A la recherche du bonheur

L’image du miroir

2
mai 2012
Posté dans Mes lectures par teodorafr à 9:36 | 1 réponse »

     « MOI-MÊME ET L’AUTRE nous sommes rencontrés ici, au plus reculé du voyage. Ceci, au pied des derniers contreforts des plateaux étalés horriblement à six mille mètres de hauteur, plus désertiques et plus âpres que les pics les plus déchirés de l’autre Europe, ceci m’arrive, après cette étape, la dernière de celles qui prolongeaient la route ; la plus extrême, celle qui touche aux confins, celle que j’ai fixée d’avance comme la frontière, le but géographique, le gain auquel j’ai conclu de m’en tenir. C’est ici, dans la contrée frémissante d’eaux et de vents dévalants, c’est ici, après cette journée plus fatigante que toutes les autres — (cependant la fatigue était non pas domptée, mais dépassée, dominée), sans avoir pris de repos, l’affalement douloureux et l’envie de pleurer de détresse, avaient fait place à une inattendue lucidité, — sur la terrasse moins enfumée que l’antre de cette maison tibétaine, dans un crépuscule où le jour prolongé n’a plus semble-t-il de liaison au soleil ; la lumière s’exhale des choses ; — et j’étais debout, marchant malgré moi un peu plus loin qu’il ne m’était permis. C’est alors que l’Autre est venu à moi.
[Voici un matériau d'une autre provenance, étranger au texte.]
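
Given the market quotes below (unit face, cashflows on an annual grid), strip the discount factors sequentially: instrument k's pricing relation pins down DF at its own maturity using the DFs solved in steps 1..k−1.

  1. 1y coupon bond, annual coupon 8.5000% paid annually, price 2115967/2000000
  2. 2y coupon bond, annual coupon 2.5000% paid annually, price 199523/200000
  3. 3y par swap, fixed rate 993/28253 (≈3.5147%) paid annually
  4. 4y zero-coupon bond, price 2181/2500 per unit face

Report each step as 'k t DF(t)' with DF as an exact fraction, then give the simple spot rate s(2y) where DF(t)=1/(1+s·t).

step 1 [1y] bond c/1=17/200: DF=(2115967/2000000 − 17/200·(0))/(1+17/200) = 9751/10000 ≈ 0.975100
step 2 [2y] bond c/1=1/40: DF=(199523/200000 − 1/40·(0.975100))/(1+1/40) = 1899/2000 ≈ 0.949500
step 3 [3y] swap r/1=993/28253: DF=(1 − 993/28253·(0.975100+0.949500))/(1+993/28253) = 9007/10000 ≈ 0.900700
step 4 [4y] zero: DF = P = 2181/2500 ≈ 0.872400

1 1 9751/10000
2 2 1899/2000
3 3 9007/10000
4 4 2181/2500
s(2y) = (1/(1899/2000) − 1)/(2) = 101/3798 ≈ 2.6593%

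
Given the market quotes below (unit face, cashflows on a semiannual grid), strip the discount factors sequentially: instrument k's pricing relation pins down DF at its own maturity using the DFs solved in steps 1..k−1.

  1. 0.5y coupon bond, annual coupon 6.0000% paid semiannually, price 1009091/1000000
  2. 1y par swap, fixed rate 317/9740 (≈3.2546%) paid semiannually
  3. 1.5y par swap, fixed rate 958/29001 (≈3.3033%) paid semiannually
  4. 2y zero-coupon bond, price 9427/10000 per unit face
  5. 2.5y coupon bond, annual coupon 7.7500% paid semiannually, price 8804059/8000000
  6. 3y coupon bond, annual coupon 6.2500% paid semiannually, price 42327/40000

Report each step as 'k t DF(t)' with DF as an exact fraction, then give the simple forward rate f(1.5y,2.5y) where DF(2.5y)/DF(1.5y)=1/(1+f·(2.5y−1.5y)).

1 1/2 9797/10000
2 1 9683/10000
3 3/2 9521/10000
4 2 9427/10000
5 5/2 9161/10000
6 3 8819/10000
f(1.5y,2.5y) = ((9521/10000)/(9161/10000) − 1)/(1) = 360/9161 ≈ 3.9297%

step 1 [0.5y] bond c/2=3/100: DF=(1009091/1000000 − 3/100·(0))/(1+3/100) = 9797/10000 ≈ 0.979700
step 2 [1y] swap r/2=317/19480: DF=(1 − 317/19480·(0.979700))/(1+317/19480) = 9683/10000 ≈ 0.968300
step 3 [1.5y] swap r/2=479/29001: DF=(1 − 479/29001·(0.979700+0.968300))/(1+479/29001) = 9521/10000 ≈ 0.952100
step 4 [2y] zero: DF = P = 9427/10000 ≈ 0.942700
step 5 [2.5y] bond c/2=31/800: DF=(8804059/8000000 − 31/800·(0.979700+0.968300+0.952100+0.942700))/(1+31/800) = 9161/10000 ≈ 0.916100
step 6 [3y] bond c/2=1/32: DF=(42327/40000 − 1/32·(0.979700+0.968300+0.952100+0.942700+0.916100))/(1+1/32) = 8819/10000 ≈ 0.881900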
Nous nous sommes trouvés (doucement) face à face ; l’Autre, comme s’il me barrait silencieusement le chemin prolongé en dehors de moi, malgré moi. Je l’ai reconnu tout de suite ; plus jeune que moi, de quinze ans, il en portait seize ou vingt, plus maigre et plus blond, il s’habillait naïvement d’un vêtement européen d’un beige effacé par l’usure, le soleil, ou la mode d’autrefois, et qui d’ailleurs lui seyait bien. Il avait peut-être un peu d’aigre dans le maintien ; mais je trouvais une grande affection pour la jeunesse blonde qu’il ramenait de si loin et du profond du temps. Le moindre reflet noisette dans ses yeux était un rayon frémissant, jeune et jaune. Cependant l’étonnement de le rencontrer là m’est venu, tardif, avec ces paroles :

— Comment ! c’est toi qui existes encore ! toi ici !

— Tu ne fais pas partie du paysage. Ton veston détonne, et tes souliers et ta figure blanche sans hâle. Tu n’as pas froid ? Tu n’as pas l’air habitué aux hautes altitudes…

Il se présentait, oblique, sans me regarder ni peut-être me voir. Je questionnais sans attendre de réponse. Une réponse qui m’aurait bien plus étonné que son silence. Et en effet, il ne répondit pas.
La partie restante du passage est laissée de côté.